After promises of a short stay, an expedited exit and my first-born child, I was allowed back on the bus. I wandered uneasily around the Greyhound bus terminal, eventually discovering an ATM, an information booth, and several people eying my bag with interest. I took a free train to the hostel. There was a ramp to assist people in wheelchairs to board the train, though I noticed that it was used exclusively by those too fat to climb the stairs which dropped down from the opening train doors. One woman clambered onto the train, walked the length of the carriage asking for a dollar, then got off at the next stop.
The hostel was entirely at odds with its neighbourhood, in that it was clean and tidy and had white people in it. I got directions to the restaurant district. In my dorm room, a middle-aged man from Los Angeles told me, in a rambling monologue, about the boats he owned and world titles he had won. His success had clearly not afforded him the dental attention that his prominent missing tooth would seem to require.
Buffalo is the home of that famous American treat, buffalo wings. This spicy chicken dish is lauded as the essential food for watching football and scratching yourself. Allen Street in downtown Buffalo is the birthplace of the wings, so I found a diner and ordered a medium.
I shouldn't have been surprised that they were revolting. Many of the culinary contributions America has offered which other countries politely decline I have discovered to be disturbing experiences, not least because eating in the U.S. is not so much a pursuit as an endurance event. A 'medium' was eleven pieces of chicken.
Foolishly in my exuberance I had also ordered a side. The "tuna pasta salad" was larger than the entire Japanese meal I had eaten the previous night in Toronto. Still, I battled through both, as well as the celery sticks and dip which came with the wings.
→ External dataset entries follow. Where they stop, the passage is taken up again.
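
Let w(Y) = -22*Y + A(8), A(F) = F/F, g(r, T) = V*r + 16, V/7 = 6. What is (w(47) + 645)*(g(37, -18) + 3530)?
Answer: -1978800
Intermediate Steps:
V = 42 (V = 7*6 = 42)
g(r, T) = 16 + 42*r (g(r, T) = 42*r + 16 = 16 + 42*r)
A(F) = 1
w(Y) = 1 - 22*Y (w(Y) = -22*Y + 1 = 1 - 22*Y)
(w(47) + 645)*(g(37, -18) + 3530) = ((1 - 22*47) + 645)*((16 + 42*37) + 3530) = ((1 - 1034) + 645)*((16 + 1554) + 3530) = (-1033 + 645)*(1570 + 3530) = -388*5100 = -1978800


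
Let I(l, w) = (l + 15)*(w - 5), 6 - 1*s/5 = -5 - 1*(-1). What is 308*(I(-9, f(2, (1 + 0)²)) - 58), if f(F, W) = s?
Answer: 65296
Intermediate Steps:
s = 50 (s = 30 - 5*(-5 - 1*(-1)) = 30 - 5*(-5 + 1) = 30 - 5*(-4) = 30 + 20 = 50)
f(F, W) = 50
I(l, w) = (-5 + w)*(15 + l) (I(l, w) = (15 + l)*(-5 + w) = (-5 + w)*(15 + l))
308*(I(-9, f(2, (1 + 0)²)) - 58) = 308*((-75 - 5*(-9) + 15*50 - 9*50) - 58) = 308*((-75 + 45 + 750 - 450) - 58) = 308*(270 - 58) = 308*212 = 65296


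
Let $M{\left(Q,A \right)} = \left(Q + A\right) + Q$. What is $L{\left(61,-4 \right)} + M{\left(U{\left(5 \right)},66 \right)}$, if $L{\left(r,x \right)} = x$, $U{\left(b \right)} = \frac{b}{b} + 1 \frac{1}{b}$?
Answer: $\frac{322}{5} \approx 64.4$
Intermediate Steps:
$U{\left(b \right)} = 1 + \frac{1}{b}$
$M{\left(Q,A \right)} = A + 2 Q$ ($M{\left(Q,A \right)} = \left(A + Q\right) + Q = A + 2 Q$)
$L{\left(61,-4 \right)} + M{\left(U{\left(5 \right)},66 \right)} = -4 + \left(66 + 2 \frac{1 + 5}{5}\right) = -4 + \left(66 + 2 \cdot \frac{1}{5} \cdot 6\right) = -4 + \left(66 + 2 \cdot \frac{6}{5}\right) = -4 + \left(66 + \frac{12}{5}\right) = -4 + \frac{342}{5} = \frac{322}{5}$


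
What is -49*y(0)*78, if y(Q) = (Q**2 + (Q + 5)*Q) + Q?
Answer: 0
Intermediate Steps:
y(Q) = Q + Q**2 + Q*(5 + Q) (y(Q) = (Q**2 + (5 + Q)*Q) + Q = (Q**2 + Q*(5 + Q)) + Q = Q + Q**2 + Q*(5 + Q))
-49*y(0)*78 = -98*0*(3 + 0)*78 = -98*0*3*78 = -49*0*78 = 0*78 = 0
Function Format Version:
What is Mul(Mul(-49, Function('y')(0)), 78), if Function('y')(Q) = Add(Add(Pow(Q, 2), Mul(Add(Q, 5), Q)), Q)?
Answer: 0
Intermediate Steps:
Function('y')(Q) = Add(Q, Pow(Q, 2), Mul(Q, Add(5, Q))) (Function('y')(Q) = Add(Add(Pow(Q, 2), Mul(Add(5, Q), Q)), Q) = Add(Add(Pow(Q, 2), Mul(Q, Add(5, Q))), Q) = Add(Q, Pow(Q, 2), Mul(Q, Add(5, Q))))
Mul(Mul(-49, Function('y')(0)), 78) = Mul(Mul(-49, Mul(2, 0, Add(3, 0))), 78) = Mul(Mul(-49, Mul(2, 0, 3)), 78) = Mul(Mul(-49, 0), 78) = Mul(0, 78) = 0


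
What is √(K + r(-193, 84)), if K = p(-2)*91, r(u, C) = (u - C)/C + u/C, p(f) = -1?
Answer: I*√170394/42 ≈ 9.8283*I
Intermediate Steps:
r(u, C) = u/C + (u - C)/C (r(u, C) = (u - C)/C + u/C = u/C + (u - C)/C)
K = -91 (K = -1*91 = -91)
√(K + r(-193, 84)) = √(-91 + (-1*84 + 2*(-193))/84) = √(-91 + (-84 - 386)/84) = √(-91 + (1/84)*(-470)) = √(-91 - 235/42) = √(-4057/42) = I*√170394/42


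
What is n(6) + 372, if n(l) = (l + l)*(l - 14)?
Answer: 276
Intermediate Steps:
n(l) = 2*l*(-14 + l) (n(l) = (2*l)*(-14 + l) = 2*l*(-14 + l))
n(6) + 372 = 2*6*(-14 + 6) + 372 = 2*6*(-8) + 372 = -96 + 372 = 276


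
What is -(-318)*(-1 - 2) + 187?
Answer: -767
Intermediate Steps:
-(-318)*(-1 - 2) + 187 = -(-318)*(-3) + 187 = -159*6 + 187 = -954 + 187 = -767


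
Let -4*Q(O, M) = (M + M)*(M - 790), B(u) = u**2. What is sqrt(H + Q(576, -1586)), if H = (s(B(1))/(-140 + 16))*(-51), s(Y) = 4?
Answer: I*sqrt(1810683867)/31 ≈ 1372.6*I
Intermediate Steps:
Q(O, M) = -M*(-790 + M)/2 (Q(O, M) = -(M + M)*(M - 790)/4 = -2*M*(-790 + M)/4 = -M*(-790 + M)/2)
H = 51/31 (H = (4/(-140 + 16))*(-51) = (4/(-124))*(-51) = -1/124*4*(-51) = -1/31*(-51) = 51/31 ≈ 1.6452)
sqrt(H + Q(576, -1586)) = sqrt(51/31 + (1/2)*(-1586)*(790 - 1*(-1586))) = sqrt(51/31 + (1/2)*(-1586)*(790 + 1586)) = sqrt(51/31 + (1/2)*(-1586)*2376) = sqrt(51/31 - 1884168) = sqrt(-58409157/31) = I*sqrt(1810683867)/31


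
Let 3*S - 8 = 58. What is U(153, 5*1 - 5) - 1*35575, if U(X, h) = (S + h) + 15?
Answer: -35538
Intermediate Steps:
S = 22 (S = 8/3 + (1/3)*58 = 8/3 + 58/3 = 22)
U(X, h) = 37 + h (U(X, h) = (22 + h) + 15 = 37 + h)
U(153, 5*1 - 5) - 1*35575 = (37 + (5*1 - 5)) - 1*35575 = (37 + (5 - 5)) - 35575 = (37 + 0) - 35575 = 37 - 35575 = -35538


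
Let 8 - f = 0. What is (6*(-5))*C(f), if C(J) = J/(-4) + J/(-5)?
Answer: 108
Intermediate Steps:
f = 8 (f = 8 - 1*0 = 8 + 0 = 8)
C(J) = -9*J/20 (C(J) = J*(-¼) + J*(-⅕) = -J/4 - J/5 = -9*J/20)
(6*(-5))*C(f) = (6*(-5))*(-9/20*8) = -30*(-18/5) = 108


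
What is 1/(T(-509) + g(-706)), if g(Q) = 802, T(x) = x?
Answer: 1/293 ≈ 0.0034130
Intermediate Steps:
1/(T(-509) + g(-706)) = 1/(-509 + 802) = 1/293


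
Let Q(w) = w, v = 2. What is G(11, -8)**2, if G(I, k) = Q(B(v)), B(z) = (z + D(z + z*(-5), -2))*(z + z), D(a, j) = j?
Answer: 0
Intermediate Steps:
B(z) = 2*z*(-2 + z) (B(z) = (z - 2)*(z + z) = (-2 + z)*(2*z) = 2*z*(-2 + z))
G(I, k) = 0 (G(I, k) = 2*2*(-2 + 2) = 2*2*0 = 0)
G(11, -8)**2 = 0**2 = 0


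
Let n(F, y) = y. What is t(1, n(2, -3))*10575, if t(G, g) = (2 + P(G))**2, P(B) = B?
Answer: 95175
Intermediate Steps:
t(G, g) = (2 + G)**2
t(1, n(2, -3))*10575 = (2 + 1)**2*10575 = 3**2*10575 = 9*10575 = 95175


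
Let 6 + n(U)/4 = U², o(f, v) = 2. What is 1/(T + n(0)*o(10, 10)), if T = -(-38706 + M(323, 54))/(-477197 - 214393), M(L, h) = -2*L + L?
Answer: -691590/33235349 ≈ -0.020809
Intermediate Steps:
M(L, h) = -L
T = -39029/691590 (T = -(-38706 - 1*323)/(-477197 - 214393) = -(-38706 - 323)/(-691590) = -(-39029)*(-1)/691590 = -1*39029/691590 = -39029/691590 ≈ -0.056434)
n(U) = -24 + 4*U²
1/(T + n(0)*o(10, 10)) = 1/(-39029/691590 + (-24 + 4*0²)*2) = 1/(-39029/691590 + (-24 + 4*0)*2) = 1/(-39029/691590 + (-24 + 0)*2) = 1/(-39029/691590 - 24*2) = 1/(-39029/691590 - 48) = 1/(-33235349/691590) = -691590/33235349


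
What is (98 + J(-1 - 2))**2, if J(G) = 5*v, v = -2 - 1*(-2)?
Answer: 9604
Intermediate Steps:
v = 0 (v = -2 + 2 = 0)
J(G) = 0 (J(G) = 5*0 = 0)
(98 + J(-1 - 2))**2 = (98 + 0)**2 = 98**2 = 9604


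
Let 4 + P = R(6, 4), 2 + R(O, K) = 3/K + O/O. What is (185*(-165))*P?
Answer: 518925/4 ≈ 1.2973e+5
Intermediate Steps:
R(O, K) = -1 + 3/K (R(O, K) = -2 + (3/K + O/O) = -2 + (3/K + 1) = -2 + (1 + 3/K) = -1 + 3/K)
P = -17/4 (P = -4 + (3 - 1*4)/4 = -4 + (3 - 4)/4 = -4 + (1/4)*(-1) = -4 - 1/4 = -17/4 ≈ -4.2500)
(185*(-165))*P = (185*(-165))*(-17/4) = -30525*(-17/4) = 518925/4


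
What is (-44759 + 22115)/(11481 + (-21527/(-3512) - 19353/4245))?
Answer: -112528905120/57062404673 ≈ -1.9720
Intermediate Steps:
(-44759 + 22115)/(11481 + (-21527/(-3512) - 19353/4245)) = -22644/(11481 + (-21527*(-1/3512) - 19353*1/4245)) = -22644/(11481 + (21527/3512 - 6451/1415)) = -22644/(11481 + 7804793/4969480) = -22644/57062404673/4969480 = -22644*4969480/57062404673 = -112528905120/57062404673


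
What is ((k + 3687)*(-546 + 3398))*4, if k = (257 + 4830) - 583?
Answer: 93442928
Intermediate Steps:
k = 4504 (k = 5087 - 583 = 4504)
((k + 3687)*(-546 + 3398))*4 = ((4504 + 3687)*(-546 + 3398))*4 = (8191*2852)*4 = 23360732*4 = 93442928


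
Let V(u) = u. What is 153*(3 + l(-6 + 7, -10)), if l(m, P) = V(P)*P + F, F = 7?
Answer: 16830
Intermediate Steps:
l(m, P) = 7 + P² (l(m, P) = P*P + 7 = P² + 7 = 7 + P²)
153*(3 + l(-6 + 7, -10)) = 153*(3 + (7 + (-10)²)) = 153*(3 + (7 + 100)) = 153*(3 + 107) = 153*110 = 16830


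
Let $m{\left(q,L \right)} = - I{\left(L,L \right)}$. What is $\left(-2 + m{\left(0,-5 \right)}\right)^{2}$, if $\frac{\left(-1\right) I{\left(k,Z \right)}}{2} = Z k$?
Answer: $2304$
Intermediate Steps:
$I{\left(k,Z \right)} = - 2 Z k$
$m{\left(q,L \right)} = 2 L^{2}$ ($m{\left(q,L \right)} = - \left(-2\right) L L = - \left(-2\right) L^{2} = 2 L^{2}$)
$\left(-2 + m{\left(0,-5 \right)}\right)^{2} = \left(-2 + 2 \left(-5\right)^{2}\right)^{2} = \left(-2 + 2 \cdot 25\right)^{2} = \left(-2 + 50\right)^{2} = 48^{2} = 2304$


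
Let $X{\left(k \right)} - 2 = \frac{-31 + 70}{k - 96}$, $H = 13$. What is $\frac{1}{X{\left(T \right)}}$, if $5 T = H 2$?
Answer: $\frac{454}{713} \approx 0.63675$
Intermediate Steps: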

The wings were a microcosm of the city of Buffalo: desperately making up in spice what they lacked in flavour. I had played safe and ordered 'medium' rather than 'spicy' flavour, and after the fifth wing I congratulated myself on my restraint while wiping hot tears from my face.

The city has two points of interest for me: the Albright-Knox Art Gallery and a Frank Lloyd Wright-designed building, the Martin House Complex. Apart from a few historical remnants, there is little left to offer denizens of the Rust-Belt city. There are none of the excessive displays of self-made opulence of which Americans are so fond. Few SUVs roam the streets. No giggling gaggles of girls gush over Gucci. People loiter alone or in pairs on corners, on lawn chairs or sprawled awkwardly on the grass, and give the impression of being trapped here in a city where prosperity has come, glanced round, and left.